Du musst auch ständig irgendwelche Umfragen starten, oder?^^


----------



## Korgor (22. November 2007)

Vote für den Chat, endlich mal bissl Fun hier im Forum.
Und so nen bissl gespame schadet doch auch niemandem.
Wenn ich bedenke, dass auf meinem Server der 3/4 des Tages im  /2 gespamt wird  


			Dieser Inhalt steht nur eingeloggten Mitgliedern zur Verfügung.


----------



## Gandaline (22. November 2007)

weis net obs du jetzt forum spam meinst oder chat spam... aber foren spam find ich nervig


----------



## Carcharoth (22. November 2007)

#buffed.de im Quakenet oO


----------



## x3n0n (22. November 2007)

/sign
Wer zu dumm ist sich ins IRC einzuloggen, hat auch keinen Chat verdient!

https://addons.mozilla.org/de/firefox/addon/16


----------



## Gronwell (22. November 2007)

Das wäre toll, endlich "flamen" in Echtzeit.  

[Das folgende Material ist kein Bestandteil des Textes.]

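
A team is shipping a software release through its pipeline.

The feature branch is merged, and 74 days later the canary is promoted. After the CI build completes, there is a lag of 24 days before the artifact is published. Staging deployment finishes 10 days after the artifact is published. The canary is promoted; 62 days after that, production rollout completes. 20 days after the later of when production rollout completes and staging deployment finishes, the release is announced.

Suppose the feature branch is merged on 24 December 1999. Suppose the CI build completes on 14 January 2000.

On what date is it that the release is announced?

28 May 2000

The feature branch is merged: Dec 24, 1999.
The canary is promoted: Dec 24, 1999 + 74 days = Mar 7, 2000.
Production rollout completes: Mar 7, 2000 + 62 days = May 8, 2000.
The CI build completes: Jan 14, 2000.
The artifact is published: Jan 14, 2000 + 24 days = Feb 7, 2000.
Staging deployment finishes: Feb 7, 2000 + 10 days = Feb 17, 2000.
Both prerequisites met — production rollout completes (May 8, 2000), staging deployment finishes (Feb 17, 2000); the later is May 8, 2000.
The release is announced: May 8, 2000 + 20 days = May 28, 2000.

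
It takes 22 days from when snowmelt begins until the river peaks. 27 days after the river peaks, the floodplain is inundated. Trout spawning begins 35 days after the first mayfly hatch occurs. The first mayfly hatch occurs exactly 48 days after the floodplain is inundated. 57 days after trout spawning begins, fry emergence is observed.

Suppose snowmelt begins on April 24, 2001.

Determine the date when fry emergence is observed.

Snowmelt begins: Apr 24, 2001.
The river peaks: Apr 24, 2001 + 22 days = May 16, 2001.
The floodplain is inundated: May 16, 2001 + 27 days = Jun 12, 2001.
The first mayfly hatch occurs: Jun 12, 2001 + 48 days = Jul 30, 2001.
Trout spawning begins: Jul 30, 2001 + 35 days = Sep 3, 2001.
Fry emergence is observed: Sep 3, 2001 + 57 days = Oct 30, 2001.

October 30, 2001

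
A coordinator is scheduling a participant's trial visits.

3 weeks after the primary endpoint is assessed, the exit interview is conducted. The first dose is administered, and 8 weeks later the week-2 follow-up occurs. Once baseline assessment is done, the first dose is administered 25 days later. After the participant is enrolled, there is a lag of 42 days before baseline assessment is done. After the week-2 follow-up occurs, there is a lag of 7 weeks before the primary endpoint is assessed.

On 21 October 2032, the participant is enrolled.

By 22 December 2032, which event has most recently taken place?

Baseline assessment is done

The participant is enrolled: Oct 21, 2032.
Baseline assessment is done: Oct 21, 2032 + 42 days = Dec 2, 2032.
The first dose is administered: Dec 2, 2032 + 25 days = Dec 27, 2032.
The week-2 follow-up occurs: Dec 27, 2032 + 8 weeks = Feb 21, 2033.
The primary endpoint is assessed: Feb 21, 2033 + 7 weeks = Apr 11, 2033.
The exit interview is conducted: Apr 11, 2033 + 3 weeks = May 2, 2033.
Dec 22, 2032 falls between when baseline assessment is done (Dec 2, 2032) and when the first dose is administered (Dec 27, 2032).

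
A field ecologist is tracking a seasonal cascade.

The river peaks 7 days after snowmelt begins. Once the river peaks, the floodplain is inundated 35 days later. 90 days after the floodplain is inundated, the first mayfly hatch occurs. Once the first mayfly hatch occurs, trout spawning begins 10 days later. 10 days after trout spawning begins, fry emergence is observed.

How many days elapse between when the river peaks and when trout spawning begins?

135 days

Causal path: the river peaks → the floodplain is inundated → the first mayfly hatch occurs → trout spawning begins.
Total delay along the path: 35 + 90 + 10 = 135 days.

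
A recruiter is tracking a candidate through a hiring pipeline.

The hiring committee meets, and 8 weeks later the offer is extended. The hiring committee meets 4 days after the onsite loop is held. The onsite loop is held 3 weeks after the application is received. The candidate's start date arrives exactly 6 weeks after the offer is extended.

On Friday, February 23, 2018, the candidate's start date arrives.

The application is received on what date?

The candidate's start date arrives: Feb 23, 2018.
The offer is extended: Feb 23, 2018 − 6 weeks = Jan 12, 2018.
The hiring committee meets: Jan 12, 2018 − 8 weeks = Nov 17, 2017.
The onsite loop is held: Nov 17, 2017 − 4 days = Nov 13, 2017.
The application is received: Nov 13, 2017 − 3 weeks = Oct 23, 2017.

Monday, October 23, 2017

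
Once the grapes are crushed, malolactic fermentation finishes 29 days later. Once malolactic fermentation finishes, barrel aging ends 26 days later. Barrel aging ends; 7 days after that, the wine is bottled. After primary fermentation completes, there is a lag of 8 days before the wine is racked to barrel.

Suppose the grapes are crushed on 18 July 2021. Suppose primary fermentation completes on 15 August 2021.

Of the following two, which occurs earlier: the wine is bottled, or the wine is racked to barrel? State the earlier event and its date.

The grapes are crushed: Jul 18, 2021.
Malolactic fermentation finishes: Jul 18, 2021 + 29 days = Aug 16, 2021.
Barrel aging ends: Aug 16, 2021 + 26 days = Sep 11, 2021.
The wine is bottled: Sep 11, 2021 + 7 days = Sep 18, 2021.
Primary fermentation completes: Aug 15, 2021.
The wine is racked to barrel: Aug 15, 2021 + 8 days = Aug 23, 2021.
Comparing: the wine is bottled on Sep 18, 2021 vs the wine is racked to barrel on Aug 23, 2021. Earlier: the wine is racked to barrel.

The wine is racked to barrel — 23 August 2021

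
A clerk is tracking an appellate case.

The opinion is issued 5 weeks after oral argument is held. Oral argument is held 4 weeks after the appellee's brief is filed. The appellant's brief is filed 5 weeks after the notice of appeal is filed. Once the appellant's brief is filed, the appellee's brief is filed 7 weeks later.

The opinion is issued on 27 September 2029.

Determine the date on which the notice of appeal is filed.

The opinion is issued: Sep 27, 2029.
Oral argument is held: Sep 27, 2029 − 5 weeks = Aug 23, 2029.
The appellee's brief is filed: Aug 23, 2029 − 4 weeks = Jul 26, 2029.
The appellant's brief is filed: Jul 26, 2029 − 7 weeks = Jun 7, 2029.
The notice of appeal is filed: Jun 7, 2029 − 5 weeks = May 3, 2029.

3 May 2029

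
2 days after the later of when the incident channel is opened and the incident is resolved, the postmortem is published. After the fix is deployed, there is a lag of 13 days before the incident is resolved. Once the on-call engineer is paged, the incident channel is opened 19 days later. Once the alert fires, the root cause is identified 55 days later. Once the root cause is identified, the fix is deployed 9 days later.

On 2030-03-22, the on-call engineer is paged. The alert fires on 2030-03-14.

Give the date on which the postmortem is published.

The on-call engineer is paged: Mar 22, 2030.
The incident channel is opened: Mar 22, 2030 + 19 days = Apr 10, 2030.
The alert fires: Mar 14, 2030.
The root cause is identified: Mar 14, 2030 + 55 days = May 8, 2030.
The fix is deployed: May 8, 2030 + 9 days = May 17, 2030.
The incident is resolved: May 17, 2030 + 13 days = May 30, 2030.
Both prerequisites met — the incident channel is opened (Apr 10, 2030), the incident is resolved (May 30, 2030); the later is May 30, 2030.
The postmortem is published: May 30, 2030 + 2 days = Jun 1, 2030.

2030-06-01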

			Dieser Inhalt steht nur eingeloggten Mitgliedern zur Verfügung.


----------



## Hernwhaga (22. November 2007)

wär imba


----------



## Lurock (22. November 2007)

ganz ehrlich? ok:



			Dieser Inhalt steht nur eingeloggten Mitgliedern zur Verfügung.
        


wenn es einen gäb würde ich ihn nutzen, aber dringender bedarf herrscht nicht...


----------



## derpainkiller (22. November 2007)

IRC ftw...


----------



## Succubie (22. November 2007)

klar bräuchte buffed nen chat, würde das alles hier etwas erleichtern...


----------



## Littleheroe (22. November 2007)

nein, wegen kiddies...


----------



## Dracun (22. November 2007)

x3n0n schrieb:


> /sign
> Wer zu dumm ist sich ins IRC einzuloggen, hat auch keinen Chat verdient!
> 
> https://addons.mozilla.org/de/firefox/addon/16






			Dieser Inhalt steht nur eingeloggten Mitgliedern zur Verfügung.
        

 


			Dieser Inhalt steht nur eingeloggten Mitgliedern zur Verfügung.
        

 


			Dieser Inhalt steht nur eingeloggten Mitgliedern zur Verfügung.
        

 
Also hör mal i kenn mich ja en bissel mit PC´s aus aber i habe noch nie IRC benutzt also bitte .............und das finde ich nun von dir etwas sehr unhöflich und diskriminierend....so habs rausgefunden wie es funzt.(FAQ sei dank^^) 


			Dieser Inhalt steht nur eingeloggten Mitgliedern zur Verfügung.
        

 


			Dieser Inhalt steht nur eingeloggten Mitgliedern zur Verfügung.


----------



## Greeki (23. November 2007)

x3n0n schrieb:


> /sign
> Wer zu dumm ist sich ins IRC einzuloggen, hat auch keinen Chat verdient!
> 
> https://addons.mozilla.org/de/firefox/addon/16



QFT


----------



## Riane (23. November 2007)

im #buffed.de ist ja aber auch tote hose.. ^^


----------



## Yozoshura (23. November 2007)

Ich habe jetzt mal Ja gewählt...obwohl wayne auch ne super auswahlmöglichkeit bietet. 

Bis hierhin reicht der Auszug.